BENİM DESTEĞİM KORAY AYDIN'A
- MHP Kasım'da kurultaya gidiyor. Bahçeli liderliğinin değişmesi gerekli mi sizce?
Bir siyasi parti için gerçek başarı düşüncelerini gerçekleştireceği yer olan iktidara gelmek için seçmenin desteğini almaktır. Kasım 2012'de yapılacak MHP Kurultayı'na dışarıdan da bu ölçütle bakıyorum. Yani Milliyetçi Hareket Partisi'nin 2002'den 2012'ye kadar geçen 10 senelik süre içerisinde sayın Bahçeli yönetiminde başarılı olduğunu düşünen ve 2012 sonrasında da Bahçeli'nin siyaset anlayışının MHP'yi iktidara taşıyacağına inanan üst kurul delegeleri bu kongrede kendisini destekleyeceklerdir. 2002'den 2012'ye kadarlık süre içinde Bahçeli'nin temsil ettiği siyaset anlayışının başarılı olmadığına inanan ve Türkiye'nin de 2012-2015 arasında Cumhuriyet tarihinin en ağır dönemine girdiğine, Türk milliyetçileri ve MHP'ye bu dönemde hayati bir görev düştüğüne inanan üst kurul delegeleri ise bir atılım gerçekleştirebilir inancıyla MHP'de değişimi destekleyeceklerdir.

- Yani Koray Aydın'ın genel başkanlığı...
Bu üst kurulu delegelerinin en güçlü aday görünen Koray Aydın'ı destekleyeceğine inanıyorum.
- Siz ne düşünüyorsunuz?
Ben MHP'de bir değişimin önümüzdeki dönemde hem MHP'ye hem Türk milliyetçiliğine hem de Türkiye'ye bir fırsat verme ihtimali olduğunu düşünüyorum.

ÜNİTER DEVLET YIKILMAK İSTENİYOR
- 12 Haziran seçimlerindeki kaset skandalıyla MHP üzerinde oynanan oyun neydi? Hedef Bahçeli'yi devirmek mi yoksa başka bir şey mi?
Türkiye tarihinin en uzun on yılını geçirdi. Şimdi o on yıl içerisinde gerçekleşen yıkımın üzerine bir nihai şekillendirmenin yapılmaya çalışıldığı 2012-15 dönemine giriyoruz. Böyle bir dönemde MHP'nin parlamento dışında olmasının bazı çevreler tarafından arzu edildiğini gördük.
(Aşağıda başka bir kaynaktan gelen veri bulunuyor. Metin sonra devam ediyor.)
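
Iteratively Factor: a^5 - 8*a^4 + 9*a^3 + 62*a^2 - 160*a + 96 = (a + 3)*(a^4 - 11*a^3 + 42*a^2 - 64*a + 32) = (a - 4)*(a + 3)*(a^3 - 7*a^2 + 14*a - 8) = (a - 4)^2*(a + 3)*(a^2 - 3*a + 2) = (a - 4)^2*(a - 1)*(a + 3)*(a - 2)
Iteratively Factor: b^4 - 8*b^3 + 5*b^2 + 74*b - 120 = (b - 5)*(b^3 - 3*b^2 - 10*b + 24) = (b - 5)*(b - 2)*(b^2 - b - 12) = (b - 5)*(b - 4)*(b - 2)*(b + 3)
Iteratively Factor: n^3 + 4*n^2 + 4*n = (n)*(n^2 + 4*n + 4) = n*(n + 2)*(n + 2)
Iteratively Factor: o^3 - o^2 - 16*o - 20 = (o + 2)*(o^2 - 3*o - 10) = (o + 2)^2*(o - 5)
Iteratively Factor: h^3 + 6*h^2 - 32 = (h + 4)*(h^2 + 2*h - 8) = (h - 2)*(h + 4)*(h + 4)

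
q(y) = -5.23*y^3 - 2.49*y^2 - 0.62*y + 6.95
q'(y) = -15.69*y^2 - 4.98*y - 0.62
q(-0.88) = 9.13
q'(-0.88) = -8.39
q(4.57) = -547.06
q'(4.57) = -351.06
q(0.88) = 0.91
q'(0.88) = -17.15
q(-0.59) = 7.52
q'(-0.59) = -3.14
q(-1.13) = 12.02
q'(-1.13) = -15.03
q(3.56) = -262.78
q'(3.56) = -217.20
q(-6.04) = 1072.28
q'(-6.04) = -542.94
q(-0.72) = 8.06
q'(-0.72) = -5.17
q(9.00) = -4012.99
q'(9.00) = -1316.33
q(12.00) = -9396.49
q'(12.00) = -2319.74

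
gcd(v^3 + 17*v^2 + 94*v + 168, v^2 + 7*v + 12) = v + 4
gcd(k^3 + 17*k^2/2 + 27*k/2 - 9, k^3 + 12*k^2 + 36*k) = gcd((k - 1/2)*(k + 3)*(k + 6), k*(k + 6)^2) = k + 6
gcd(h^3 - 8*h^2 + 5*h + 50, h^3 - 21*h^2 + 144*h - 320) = h - 5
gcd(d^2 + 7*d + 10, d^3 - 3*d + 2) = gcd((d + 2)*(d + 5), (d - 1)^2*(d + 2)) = d + 2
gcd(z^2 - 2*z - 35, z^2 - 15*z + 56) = z - 7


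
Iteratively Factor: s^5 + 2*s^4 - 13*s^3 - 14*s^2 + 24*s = (s)*(s^4 + 2*s^3 - 13*s^2 - 14*s + 24) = s*(s - 1)*(s^3 + 3*s^2 - 10*s - 24) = s*(s - 3)*(s - 1)*(s^2 + 6*s + 8) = s*(s - 3)*(s - 1)*(s + 4)*(s + 2)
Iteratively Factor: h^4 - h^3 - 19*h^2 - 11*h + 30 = (h - 1)*(h^3 - 19*h - 30) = (h - 1)*(h + 2)*(h^2 - 2*h - 15) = (h - 1)*(h + 2)*(h + 3)*(h - 5)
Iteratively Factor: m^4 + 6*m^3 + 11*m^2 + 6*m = (m + 3)*(m^3 + 3*m^2 + 2*m) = (m + 2)*(m + 3)*(m^2 + m) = m*(m + 2)*(m + 3)*(m + 1)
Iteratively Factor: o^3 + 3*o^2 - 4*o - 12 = (o - 2)*(o^2 + 5*o + 6) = (o - 2)*(o + 2)*(o + 3)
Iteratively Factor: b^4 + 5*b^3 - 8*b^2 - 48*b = (b - 3)*(b^3 + 8*b^2 + 16*b) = b*(b - 3)*(b^2 + 8*b + 16) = b*(b - 3)*(b + 4)*(b + 4)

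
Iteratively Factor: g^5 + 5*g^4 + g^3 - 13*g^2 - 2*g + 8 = (g - 1)*(g^4 + 6*g^3 + 7*g^2 - 6*g - 8) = (g - 1)*(g + 1)*(g^3 + 5*g^2 + 2*g - 8) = (g - 1)^2*(g + 1)*(g^2 + 6*g + 8) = (g - 1)^2*(g + 1)*(g + 4)*(g + 2)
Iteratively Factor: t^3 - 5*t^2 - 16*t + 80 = (t + 4)*(t^2 - 9*t + 20) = (t - 5)*(t + 4)*(t - 4)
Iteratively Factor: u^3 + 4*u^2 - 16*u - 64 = (u + 4)*(u^2 - 16) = (u - 4)*(u + 4)*(u + 4)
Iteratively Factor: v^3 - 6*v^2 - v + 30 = (v - 5)*(v^2 - v - 6) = (v - 5)*(v + 2)*(v - 3)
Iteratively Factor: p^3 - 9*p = (p - 3)*(p^2 + 3*p) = (p - 3)*(p + 3)*(p)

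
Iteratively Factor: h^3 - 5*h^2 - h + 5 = (h - 1)*(h^2 - 4*h - 5) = (h - 1)*(h + 1)*(h - 5)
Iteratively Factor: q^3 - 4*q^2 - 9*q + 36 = (q - 4)*(q^2 - 9) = (q - 4)*(q + 3)*(q - 3)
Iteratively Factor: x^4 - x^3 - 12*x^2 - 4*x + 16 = (x - 4)*(x^3 + 3*x^2 - 4) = (x - 4)*(x + 2)*(x^2 + x - 2) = (x - 4)*(x + 2)^2*(x - 1)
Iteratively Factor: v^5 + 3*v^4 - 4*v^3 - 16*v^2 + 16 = (v + 2)*(v^4 + v^3 - 6*v^2 - 4*v + 8) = (v + 2)^2*(v^3 - v^2 - 4*v + 4) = (v + 2)^3*(v^2 - 3*v + 2) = (v - 1)*(v + 2)^3*(v - 2)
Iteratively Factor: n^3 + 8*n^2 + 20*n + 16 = (n + 2)*(n^2 + 6*n + 8) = (n + 2)^2*(n + 4)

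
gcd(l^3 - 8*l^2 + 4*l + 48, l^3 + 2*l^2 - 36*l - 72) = l^2 - 4*l - 12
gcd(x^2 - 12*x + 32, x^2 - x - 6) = 1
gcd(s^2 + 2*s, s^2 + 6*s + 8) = s + 2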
- Kimin işine gelir MHP'nin parlamento dışında kalması? Nasıl bir kurgu bunu gerektirir?
2011'de istenilen bence Türkiye'nin milli ve üniter yapısının tasfiye edilerek, federal bir devlete dönüştürülmesiydi. Federal Türkiye projesinin sahipleri önlerinde en büyük engel gördükleri MHP'nin aşılması noktasında önemli bir psikolojik operasyon yaptılar. Ne yazık ki Türkiye, AKP döneminde siyasetin dış müdahalelerle şekillendirilmesi anlamında ağır ve henüz sonuçlarını herkesin yeterince anlamadığı bir süreci yaşamıştır.

SİYASİ PROJELERİ UZAK
- MHP de CHP ve BDP gibi bir muhalefet partisi ama kritik dönemeçlerde hep AK Parti ile omuz omuza veriyor. Sizce bu doğal bir durum mu yoksa eleştiriyor musunuz?
MHP ile AKP'nin tabanları arasında büyük bir benzerlik olduğunu, AKP'nin seçmeninin yüzde 70'inin anketlerde 'İkinci parti olarak MHP'ye oy vereceğini' ifade ettiğini biliyorum. Fakat tabanlarındaki sosyal benzerlik MHP ile AKP'nin politik projelerinin benzerliği anlamına gelmez. MHP'nin politik projesi temelini İstiklal Harbi'nden alan, milletle devletin çatışmadığı, devletle milletin her yönüyle barışık üniter bir milli devlet projesinin 21. yy'a taşınmasını hedefleyen bir siyasal projedir. Aynı şeyi AKP için söylemek ise mümkün değildir. MHP'nin siyasal felsefesi milli devleti savunurken ve milli devletin önündeki en büyük tehdit ve emperyalizmin de aracı olan terör örgütüyle sonuna kadar mücadele ve onun tasfiyesidir. AKP'nin yaklaşımının ise federasyona açık, terör örgütü ile müzakereci bir zemine oturduğunu görüyoruz. Bu siyasi felsefeler cennet ve cehennem kadar birbirinden uzak siyasi projelerdir.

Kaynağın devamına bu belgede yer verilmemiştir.